Logins are easier still when you introduce passkeys into the equation. Passkeys use biometrics to quickly and securely log you in with a key stored on your device, no username or password required. Without a password manager, the passkey is stored on a single device and you have to create a new one for additional devices. But if you switch to a password manager, it will likely support passkey storage. Passkeys then sync across all devices and work whether you're on desktop or mobile.

SSO is only an alternative to logging in; there are no additional security features for you to customize. As a result, you're stuck with whatever security implementations of SSO the account offers, be they good or bad. Password managers may also be a single point of failure, but at least they go above and beyond to secure your account and restrict access.

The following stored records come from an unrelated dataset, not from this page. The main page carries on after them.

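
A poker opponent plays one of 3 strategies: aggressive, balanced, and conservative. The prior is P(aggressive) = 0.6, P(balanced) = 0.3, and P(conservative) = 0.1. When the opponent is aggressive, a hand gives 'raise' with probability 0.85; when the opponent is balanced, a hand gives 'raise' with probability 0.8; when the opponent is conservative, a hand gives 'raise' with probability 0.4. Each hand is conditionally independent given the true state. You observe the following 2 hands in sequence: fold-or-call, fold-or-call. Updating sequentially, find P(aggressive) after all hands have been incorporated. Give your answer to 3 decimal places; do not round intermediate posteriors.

0.220

Apply Bayes' rule sequentially, carrying P(aggressive) forward.
After 'fold-or-call': normaliser = 0.15·0.6000 + 0.2·0.3000 + 0.6·0.1000; P(aggressive) ≈ 0.4286, P(balanced) ≈ 0.2857, P(conservative) ≈ 0.2857
After 'fold-or-call': normaliser = 0.15·0.4286 + 0.2·0.2857 + 0.6·0.2857; P(aggressive) ≈ 0.2195, P(balanced) ≈ 0.1951, P(conservative) ≈ 0.5854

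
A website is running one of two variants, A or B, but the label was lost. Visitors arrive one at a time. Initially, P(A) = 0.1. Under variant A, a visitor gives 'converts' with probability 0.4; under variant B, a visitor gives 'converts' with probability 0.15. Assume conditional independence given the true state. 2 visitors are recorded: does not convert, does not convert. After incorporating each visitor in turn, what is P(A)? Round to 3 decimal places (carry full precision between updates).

Apply Bayes' rule sequentially, carrying P(A) forward.
After 'does not convert': P(A) = 0.6·0.1000 / (0.6·0.1000 + 0.85·0.9000) ≈ 0.0727
After 'does not convert': P(A) = 0.6·0.0727 / (0.6·0.0727 + 0.85·0.9273) ≈ 0.0525

0.052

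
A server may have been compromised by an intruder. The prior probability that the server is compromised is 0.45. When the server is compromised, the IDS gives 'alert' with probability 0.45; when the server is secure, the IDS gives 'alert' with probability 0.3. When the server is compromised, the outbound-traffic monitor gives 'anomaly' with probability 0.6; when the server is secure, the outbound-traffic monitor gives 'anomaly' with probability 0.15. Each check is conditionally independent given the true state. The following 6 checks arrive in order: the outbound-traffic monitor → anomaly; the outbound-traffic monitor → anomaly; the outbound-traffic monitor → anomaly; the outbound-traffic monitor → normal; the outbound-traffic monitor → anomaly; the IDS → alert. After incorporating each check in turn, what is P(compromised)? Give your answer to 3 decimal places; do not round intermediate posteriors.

0.993

After the outbound-traffic monitor='anomaly': P(compromised) = 0.6·0.4500 / (0.6·0.4500 + 0.15·0.5500) ≈ 0.7660
After the outbound-traffic monitor='anomaly': P(compromised) = 0.6·0.7660 / (0.6·0.7660 + 0.15·0.2340) ≈ 0.9290
After the outbound-traffic monitor='anomaly': P(compromised) = 0.6·0.9290 / (0.6·0.9290 + 0.15·0.0710) ≈ 0.9813
After the outbound-traffic monitor='normal': P(compromised) = 0.4·0.9813 / (0.4·0.9813 + 0.85·0.0187) ≈ 0.9610
After the outbound-traffic monitor='anomaly': P(compromised) = 0.6·0.9610 / (0.6·0.9610 + 0.15·0.0390) ≈ 0.9900
After the IDS='alert': P(compromised) = 0.45·0.9900 / (0.45·0.9900 + 0.3·0.0100) ≈ 0.9933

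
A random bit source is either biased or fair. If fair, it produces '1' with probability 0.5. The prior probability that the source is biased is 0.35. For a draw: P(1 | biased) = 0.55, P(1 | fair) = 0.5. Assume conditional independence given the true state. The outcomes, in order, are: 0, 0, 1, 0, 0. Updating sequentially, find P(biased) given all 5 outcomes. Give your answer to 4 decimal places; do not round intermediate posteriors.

0.2799

After '0': P(biased) = 0.45·0.3500 / (0.45·0.3500 + 0.5·0.6500) ≈ 0.3264
After '0': P(biased) = 0.45·0.3264 / (0.45·0.3264 + 0.5·0.6736) ≈ 0.3037
After '1': P(biased) = 0.55·0.3037 / (0.55·0.3037 + 0.5·0.6963) ≈ 0.3242
After '0': P(biased) = 0.45·0.3242 / (0.45·0.3242 + 0.5·0.6758) ≈ 0.3016
After '0': P(biased) = 0.45·0.3016 / (0.45·0.3016 + 0.5·0.6984) ≈ 0.2799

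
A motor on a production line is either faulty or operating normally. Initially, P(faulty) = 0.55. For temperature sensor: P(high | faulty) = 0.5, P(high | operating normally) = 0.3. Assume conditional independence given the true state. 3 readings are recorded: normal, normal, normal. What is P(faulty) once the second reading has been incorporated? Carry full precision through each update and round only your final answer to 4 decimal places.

Apply Bayes' rule sequentially, carrying P(faulty) forward.
After 'normal': P(faulty) = 0.5·0.5500 / (0.5·0.5500 + 0.7·0.4500) ≈ 0.4661
After 'normal': P(faulty) = 0.5·0.4661 / (0.5·0.4661 + 0.7·0.5339) ≈ 0.3841

0.3841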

Let's use Bitwarden as an example. First, it's E2EE, a staple of any good password manager; only you can access your passwords and anything else stored in your secure vault. It lets you adjust the KTF security iterations; in layman's terms, strengthening the encryption at the cost of login taking a second or two longer. You can enable two-step login, which prevents access even if someone were to obtain your master password. You can set exactly when your vault times out and locks itself, when it logs you out, and if local system biometrics are allowed to access it. You can even have it clear your clipboard to prevent copied passwords from lingering in your clipboard history.

The list goes on. If it weren't clear already, password managers distinguish themselves by making your stored credentials as difficult to steal as possible. You can't always say the same for SSO providers.

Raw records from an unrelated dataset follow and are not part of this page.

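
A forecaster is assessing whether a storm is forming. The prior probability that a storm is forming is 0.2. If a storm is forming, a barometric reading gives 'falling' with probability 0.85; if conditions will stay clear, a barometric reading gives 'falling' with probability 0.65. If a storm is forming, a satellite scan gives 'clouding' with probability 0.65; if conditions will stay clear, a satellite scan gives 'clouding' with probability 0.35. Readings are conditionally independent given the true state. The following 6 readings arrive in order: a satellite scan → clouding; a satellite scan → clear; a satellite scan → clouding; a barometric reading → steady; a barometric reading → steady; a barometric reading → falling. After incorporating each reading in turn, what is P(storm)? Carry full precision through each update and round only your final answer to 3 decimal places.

0.100

Each posterior becomes the prior for the next update.
After a satellite scan='clouding': P(storm) = 0.65·0.2000 / (0.65·0.2000 + 0.35·0.8000) ≈ 0.3171
After a satellite scan='clear': P(storm) = 0.35·0.3171 / (0.35·0.3171 + 0.65·0.6829) ≈ 0.2000
After a satellite scan='clouding': P(storm) = 0.65·0.2000 / (0.65·0.2000 + 0.35·0.8000) ≈ 0.3171
After a barometric reading='steady': P(storm) = 0.15·0.3171 / (0.15·0.3171 + 0.35·0.6829) ≈ 0.1660
After a barometric reading='steady': P(storm) = 0.15·0.1660 / (0.15·0.1660 + 0.35·0.8340) ≈ 0.0786
After a barometric reading='falling': P(storm) = 0.85·0.0786 / (0.85·0.0786 + 0.65·0.9214) ≈ 0.1003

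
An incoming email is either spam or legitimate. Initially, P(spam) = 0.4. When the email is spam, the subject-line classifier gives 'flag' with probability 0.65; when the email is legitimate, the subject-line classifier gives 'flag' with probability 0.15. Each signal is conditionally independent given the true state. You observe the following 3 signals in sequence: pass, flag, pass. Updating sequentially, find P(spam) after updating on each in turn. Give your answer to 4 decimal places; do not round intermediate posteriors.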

Even with all those security features, it's understandable that the more paranoid out there would rather not put all their eggs in one basket. For an extra layer of protection, it's recommended to keep the password separate from the OTP authentication codes. Otherwise, someone would have full access to all your accounts with your password manager alone.

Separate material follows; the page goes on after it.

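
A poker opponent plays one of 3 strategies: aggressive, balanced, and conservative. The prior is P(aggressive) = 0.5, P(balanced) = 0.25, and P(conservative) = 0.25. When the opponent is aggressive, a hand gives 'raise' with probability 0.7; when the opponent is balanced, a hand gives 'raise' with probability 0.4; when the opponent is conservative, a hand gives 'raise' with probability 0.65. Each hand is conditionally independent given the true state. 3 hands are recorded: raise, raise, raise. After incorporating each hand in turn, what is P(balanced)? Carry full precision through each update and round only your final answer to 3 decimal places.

After 'raise': normaliser = 0.7·0.5000 + 0.4·0.2500 + 0.65·0.2500; P(aggressive) ≈ 0.5714, P(balanced) ≈ 0.1633, P(conservative) ≈ 0.2653
After 'raise': normaliser = 0.7·0.5714 + 0.4·0.1633 + 0.65·0.2653; P(aggressive) ≈ 0.6272, P(balanced) ≈ 0.1024, P(conservative) ≈ 0.2704
After 'raise': normaliser = 0.7·0.6272 + 0.4·0.1024 + 0.65·0.2704; P(aggressive) ≈ 0.6695, P(balanced) ≈ 0.0625, P(conservative) ≈ 0.2680

0.062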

Every major company has its own standalone OTP code generators; Microsoft, Apple, Google. In the spirit of compartmentalization, however, it's good practice to avoid using an authenticator made by the company that makes your email and operating system. Plus, some — like Google Authenticator — do not sync with the cloud, making them a tad less convenient to use.

My recommendation is Ente. The app is cross-platform, fully open-source, and chock full of security features to keep those 2FA codes out of the wrong hands. It's free to use and makes it easy to import tokens from other apps. As runner-ups, I suggest either Bitwarden Authenticator or Aegis. Neither support syncing your vaults at the time of writing, but that may be preferable to some people; if you keep your 2FA codes offline, you create a much larger hurdle for a hacker to clear.

My personal daily driver is Bitwarden. I've used it for about four years. It's free to use, open source (which means anyone can look at the code for vulnerabilities), cross-platform, and has received positive third-party security audits from respected cybersecurity firms like Cure53. Bitwarden lets you store unlimited passwords and passkeys on as many devices as you'd like, and for the premium version (only $10 a year) you get 2FA codes, file attachments, and more.

On the App Store and Google Play Store, Bitwarded maintains 4.0 out of 5 (and above) ratings. I wouldn't say it's cutting edge when it comes to features, but is neck-and-neck with other major players like 1Password, DashLane, and LastPass. The built-in password generator is one of my favorite parts of the app; you can define exactly which types of characters you want, how long you want the password to be, and make the password easier to type out by using a passphrase or avoiding ambiguous characters.

Bitwarden can be strictly for passwords only, or it can hold everything. Thanks to the handy browser extension, you can use it as a more secure way to autofill credit card info, passport and driver's license details, and even social security numbers. Bitwarden makes it easy to securely share passwords with people you trust, or send sensitive information without relying on a sketchy Google Drive link. Suffice it to say I'm a very happy customer — and a very protected one, too.